If you want to build the whole thing a lot cheaper, use a different digital panel meter, but you'll have to put another trimmer resistor/potentiometer in parallel with it to scale the reading correctly, and you can do the calculations for that part.

If you want to build the thing highly accurate, there will be much more design work involved and you would use an actual 4-20mA driver chip available from various manufacturers, or an op-amp based circuit.
 

Electromatic

Senior Member
Location
Virginia
Occupation
Master Electrician
I have looked and not found a cheap milliamp clamp meter. I don't see why manufacturers can't put a third jack on a clamp meter nor slap a clamp on a DMM!
However, the $23 0-10v/4-20ma signal generator I bought seems to operate accurately. ?
 

kwired

Electron manager
Location
NE Nebraska
Just picked up a cheap 4-20mA simulator (also does +/- 10V). Problem is the display shows what the mA output is trying to be, but not what it really is. For example, if set to 12 mA, and the loop is open, it reads 12 mA! Great, so then I need to put my DMM in the circuit also? What I need is not for calibrating, just troubleshooting. Any suggestions for something around $100?
I got something similar for pretty cheap. don't use a lot but does come in handy at times. Mine does 4-20, 0-10V, RTD, maybe more can't recall. Can be a source or receiver of most the signals it can work with. Haven't used it for anything in a while.

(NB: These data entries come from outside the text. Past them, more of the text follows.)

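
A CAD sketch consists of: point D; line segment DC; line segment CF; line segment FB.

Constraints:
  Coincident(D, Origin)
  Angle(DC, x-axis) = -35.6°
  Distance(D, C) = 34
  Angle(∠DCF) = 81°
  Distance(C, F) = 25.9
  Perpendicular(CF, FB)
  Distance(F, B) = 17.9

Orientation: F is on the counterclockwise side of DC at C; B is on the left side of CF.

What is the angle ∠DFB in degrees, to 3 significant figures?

31.5°

∠DCF = 81.0°, so CF runs at -35.6° + (180° − 81.0°) = 63.4° from the x-axis; with |CF| = 25.9, F = C + 25.9·(cos 63.4°, sin 63.4°) = (39.2, 3.37). The perpendicularity gives FB at right angles to CF; with |FB| = 17.9 on the left of CF, B = F + 17.9·(-0.894, 0.448) = (23.2, 11.4). Then cos ∠DFB = FD·FB / (|FD||FB|), giving 31.5°.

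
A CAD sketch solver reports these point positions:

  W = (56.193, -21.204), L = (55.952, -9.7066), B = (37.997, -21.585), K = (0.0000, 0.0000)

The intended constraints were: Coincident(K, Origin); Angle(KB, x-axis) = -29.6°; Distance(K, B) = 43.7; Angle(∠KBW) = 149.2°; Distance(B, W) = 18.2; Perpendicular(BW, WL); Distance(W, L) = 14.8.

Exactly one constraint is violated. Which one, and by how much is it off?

Distance(W, L) = 14.8 — off by 3.30.

K = (0.00, 0.00) ✓; KB at -29.60° ✓; |KB| = 43.70 ✓; ∠KBW = 149.2° ✓; |BW| = 18.20 ✓; ∠(BW, WL) = 90.00° ✓; |WL| = 11.50 ✗.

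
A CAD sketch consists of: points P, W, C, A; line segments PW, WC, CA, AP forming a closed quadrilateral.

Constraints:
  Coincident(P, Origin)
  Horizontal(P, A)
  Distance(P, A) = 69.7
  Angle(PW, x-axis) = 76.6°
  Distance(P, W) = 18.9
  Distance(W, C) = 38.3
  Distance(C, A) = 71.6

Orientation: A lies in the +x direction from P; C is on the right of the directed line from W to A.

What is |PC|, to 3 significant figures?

19.8

Checks: P = (0.00, 0.00) ✓; |WC| = 38.30 ✓; |CA| = 71.60 ✓.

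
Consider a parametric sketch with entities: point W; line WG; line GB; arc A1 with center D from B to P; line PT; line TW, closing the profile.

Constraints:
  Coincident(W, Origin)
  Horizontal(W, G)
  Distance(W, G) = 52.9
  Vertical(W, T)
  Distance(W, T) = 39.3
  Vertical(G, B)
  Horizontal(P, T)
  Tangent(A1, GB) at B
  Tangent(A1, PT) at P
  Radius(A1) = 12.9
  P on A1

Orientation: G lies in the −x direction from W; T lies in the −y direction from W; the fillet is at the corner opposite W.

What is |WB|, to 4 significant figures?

59.12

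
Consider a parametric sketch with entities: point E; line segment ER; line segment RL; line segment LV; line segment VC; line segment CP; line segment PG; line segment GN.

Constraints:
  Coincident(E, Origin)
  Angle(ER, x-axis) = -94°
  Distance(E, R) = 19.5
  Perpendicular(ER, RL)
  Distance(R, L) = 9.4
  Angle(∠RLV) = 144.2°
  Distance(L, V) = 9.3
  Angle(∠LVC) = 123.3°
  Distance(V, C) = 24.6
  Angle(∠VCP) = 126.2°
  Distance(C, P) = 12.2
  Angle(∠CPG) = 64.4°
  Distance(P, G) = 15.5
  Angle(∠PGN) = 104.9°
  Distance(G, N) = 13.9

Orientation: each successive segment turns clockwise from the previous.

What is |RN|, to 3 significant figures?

22.9

∠CPG = 64.4° gives PG at -85.9° from the x-axis; with |PG| = 15.5, G = (-3.39, 2.18). ∠PGN = 104.9° gives GN at -161° from the x-axis; with |GN| = 13.9, N = (-16.5, -2.34). Then |RN| = |N − R| = 22.9.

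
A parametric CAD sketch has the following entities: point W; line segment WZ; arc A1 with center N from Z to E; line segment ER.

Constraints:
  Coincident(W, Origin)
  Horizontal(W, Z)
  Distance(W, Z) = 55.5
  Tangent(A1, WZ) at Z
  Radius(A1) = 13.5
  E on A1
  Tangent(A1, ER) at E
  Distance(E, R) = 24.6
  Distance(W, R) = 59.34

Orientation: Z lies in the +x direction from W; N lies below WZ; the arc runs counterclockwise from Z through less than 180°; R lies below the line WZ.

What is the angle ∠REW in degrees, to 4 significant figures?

115.0°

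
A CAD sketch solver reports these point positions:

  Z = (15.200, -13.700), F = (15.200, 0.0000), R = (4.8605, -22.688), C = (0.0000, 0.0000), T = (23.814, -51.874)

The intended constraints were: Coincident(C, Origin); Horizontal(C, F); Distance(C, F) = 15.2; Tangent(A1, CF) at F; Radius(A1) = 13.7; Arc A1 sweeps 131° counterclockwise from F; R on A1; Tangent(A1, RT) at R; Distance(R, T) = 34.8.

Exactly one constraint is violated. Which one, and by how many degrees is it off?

Tangent(A1, RT) at R — off by 8.00°.

C = (0.00, 0.00) ✓; C.y = 0.00, F.y = 0.00 ✓; |CF| = 15.20 ✓; ∠(ZF, FC) = 90.00° ✓; |ZF| = 13.70 ✓; bearing(Z→R) − bearing(Z→F) = 131.0° ✓; |ZR| = 13.70 ✓; ∠(ZR, RT) = 98.00° ✗; |RT| = 34.80 ✓.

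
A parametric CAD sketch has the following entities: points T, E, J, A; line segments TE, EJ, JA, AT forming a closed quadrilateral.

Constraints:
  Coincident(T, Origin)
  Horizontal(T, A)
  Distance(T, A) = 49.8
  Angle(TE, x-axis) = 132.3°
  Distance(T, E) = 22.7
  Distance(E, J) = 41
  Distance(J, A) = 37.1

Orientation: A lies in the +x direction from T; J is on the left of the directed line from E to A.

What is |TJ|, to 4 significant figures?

36.44

Checks: |EJ| = 41.00 ✓; |JA| = 37.10 ✓.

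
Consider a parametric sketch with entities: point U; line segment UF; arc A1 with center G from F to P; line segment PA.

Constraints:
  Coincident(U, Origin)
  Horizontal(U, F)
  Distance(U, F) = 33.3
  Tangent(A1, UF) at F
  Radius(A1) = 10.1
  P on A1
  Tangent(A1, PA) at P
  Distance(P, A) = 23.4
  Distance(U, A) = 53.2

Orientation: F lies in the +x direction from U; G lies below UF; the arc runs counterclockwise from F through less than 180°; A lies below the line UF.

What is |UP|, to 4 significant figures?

30.41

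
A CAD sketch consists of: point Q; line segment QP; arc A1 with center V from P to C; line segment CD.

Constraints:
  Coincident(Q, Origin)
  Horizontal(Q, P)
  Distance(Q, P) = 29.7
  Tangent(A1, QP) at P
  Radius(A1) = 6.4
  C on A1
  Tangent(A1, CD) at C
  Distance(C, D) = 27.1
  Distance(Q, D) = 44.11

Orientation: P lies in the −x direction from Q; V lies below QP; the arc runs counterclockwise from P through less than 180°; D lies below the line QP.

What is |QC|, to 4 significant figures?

36.76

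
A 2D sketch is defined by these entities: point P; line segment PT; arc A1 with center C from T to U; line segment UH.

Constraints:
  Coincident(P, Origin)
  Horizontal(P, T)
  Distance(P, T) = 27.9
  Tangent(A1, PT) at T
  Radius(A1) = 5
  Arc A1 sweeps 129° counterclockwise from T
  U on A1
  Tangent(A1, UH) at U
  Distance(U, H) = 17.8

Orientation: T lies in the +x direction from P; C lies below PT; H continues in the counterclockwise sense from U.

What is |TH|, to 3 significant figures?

23.2

P is at the origin; PT is horizontal with |PT| = 27.9 and T on the +x side, so T = (27.9, 0.00). Since A1 is tangent to PT there, CT ⟂ PT, so C = T + (0, -5) = (27.9, -5.00). On A1, T sits at bearing 90° from C; a 129° counterclockwise sweep puts U at bearing 219°, so U = C + 5.0·(cos 219°, sin 219°) = (24.0, -8.15). A1 meets UH tangentially, so CU is at right angles to UH, so UH runs along (−sin 219°, cos 219°); with |UH| = 17.8, H = (35.2, -22.0). Then |TH| = |H − T| = 23.2.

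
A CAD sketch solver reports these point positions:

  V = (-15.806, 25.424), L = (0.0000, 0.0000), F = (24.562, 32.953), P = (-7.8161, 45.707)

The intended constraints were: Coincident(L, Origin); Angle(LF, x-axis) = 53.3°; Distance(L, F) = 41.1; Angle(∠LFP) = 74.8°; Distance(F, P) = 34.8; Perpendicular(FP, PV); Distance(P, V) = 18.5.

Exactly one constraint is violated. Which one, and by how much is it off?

Distance(P, V) = 18.5 — off by 3.30.

L = (0.00, 0.00) ✓; LF at 53.30° ✓; |LF| = 41.10 ✓; ∠LFP = 74.80° ✓; |FP| = 34.80 ✓; ∠(FP, PV) = 90.00° ✓; |PV| = 21.80 ✗.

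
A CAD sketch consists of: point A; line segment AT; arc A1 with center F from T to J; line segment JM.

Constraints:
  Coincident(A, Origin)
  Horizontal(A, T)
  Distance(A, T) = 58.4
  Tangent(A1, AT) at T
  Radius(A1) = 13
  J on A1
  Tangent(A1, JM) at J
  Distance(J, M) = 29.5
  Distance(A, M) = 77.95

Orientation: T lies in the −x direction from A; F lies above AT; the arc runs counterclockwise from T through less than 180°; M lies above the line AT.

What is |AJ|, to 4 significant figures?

51.65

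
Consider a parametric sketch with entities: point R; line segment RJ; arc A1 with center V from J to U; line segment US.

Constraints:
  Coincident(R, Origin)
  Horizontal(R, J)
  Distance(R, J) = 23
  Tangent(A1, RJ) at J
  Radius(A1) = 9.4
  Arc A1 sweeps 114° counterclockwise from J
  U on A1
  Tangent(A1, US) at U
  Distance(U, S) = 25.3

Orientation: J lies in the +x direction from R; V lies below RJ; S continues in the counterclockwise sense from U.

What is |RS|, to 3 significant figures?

43.9

R is at the origin; RJ is horizontal with |RJ| = 23.0 and J on the +x side, so J = (23.0, 0.00). Tangency of A1 to RJ means the radius VJ is perpendicular to RJ, so V = J + (0, -9.4) = (23.0, -9.40). On A1, J sits at bearing 90° from V; a 114° counterclockwise sweep puts U at bearing 204°, so U = V + 9.4·(cos 204°, sin 204°) = (14.4, -13.2). The tangent condition forces VU to be normal to US, so US runs along (−sin 204°, cos 204°); with |US| = 25.3, S = (24.7, -36.3). Then |RS| = |S − R| = 43.9.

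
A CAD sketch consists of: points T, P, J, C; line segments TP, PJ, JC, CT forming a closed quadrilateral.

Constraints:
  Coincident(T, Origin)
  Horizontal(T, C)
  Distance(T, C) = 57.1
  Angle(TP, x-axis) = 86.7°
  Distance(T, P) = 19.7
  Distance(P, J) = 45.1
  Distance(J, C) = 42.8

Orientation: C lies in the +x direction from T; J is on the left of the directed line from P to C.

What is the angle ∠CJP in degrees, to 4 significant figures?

84.85°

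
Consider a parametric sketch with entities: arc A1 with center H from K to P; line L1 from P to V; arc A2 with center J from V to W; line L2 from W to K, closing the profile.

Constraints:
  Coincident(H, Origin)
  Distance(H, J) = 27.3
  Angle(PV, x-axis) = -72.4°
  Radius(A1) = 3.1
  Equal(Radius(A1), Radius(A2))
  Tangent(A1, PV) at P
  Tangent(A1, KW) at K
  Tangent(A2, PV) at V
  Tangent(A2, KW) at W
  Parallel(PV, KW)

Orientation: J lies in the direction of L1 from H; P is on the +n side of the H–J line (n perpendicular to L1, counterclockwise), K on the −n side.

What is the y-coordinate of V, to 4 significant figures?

-25.08

Tangency of A1 to both parallel lines with radius 3.1 puts P and K at H ± 3.1·n: P = (2.955, 0.9373), K = (-2.955, -0.9373). Equal radii place V and W the same way about J: V = J + 3.1·n = (11.21, -25.08), W = J − 3.1·n = (5.300, -26.96). So V.y = -25.08.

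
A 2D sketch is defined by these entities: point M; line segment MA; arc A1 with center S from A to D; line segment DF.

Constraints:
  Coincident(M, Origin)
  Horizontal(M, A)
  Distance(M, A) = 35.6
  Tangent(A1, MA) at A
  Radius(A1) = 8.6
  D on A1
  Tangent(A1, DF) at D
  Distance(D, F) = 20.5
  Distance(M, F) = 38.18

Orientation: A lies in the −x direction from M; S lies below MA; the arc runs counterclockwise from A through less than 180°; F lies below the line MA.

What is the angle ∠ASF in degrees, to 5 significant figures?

153.00°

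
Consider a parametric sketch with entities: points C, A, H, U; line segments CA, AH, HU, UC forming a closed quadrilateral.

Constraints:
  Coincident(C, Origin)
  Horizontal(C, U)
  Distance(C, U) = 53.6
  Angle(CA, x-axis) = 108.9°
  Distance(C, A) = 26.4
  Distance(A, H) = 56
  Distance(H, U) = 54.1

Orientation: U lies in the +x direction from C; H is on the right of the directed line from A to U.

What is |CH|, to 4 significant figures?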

I mostly got it for RTD functions. Simulators I've used before I made myself out of potentiometers. Always seems to be extra resistance throwing things off with those setups, plus you need to check resistance with your meter then switch it over to the device that is to read the signal and is more time consuming and less accuracy than this cheap simulator is. Most what I have needed to use it on needs reasonable accuracy but not necessarily high precision accuracy.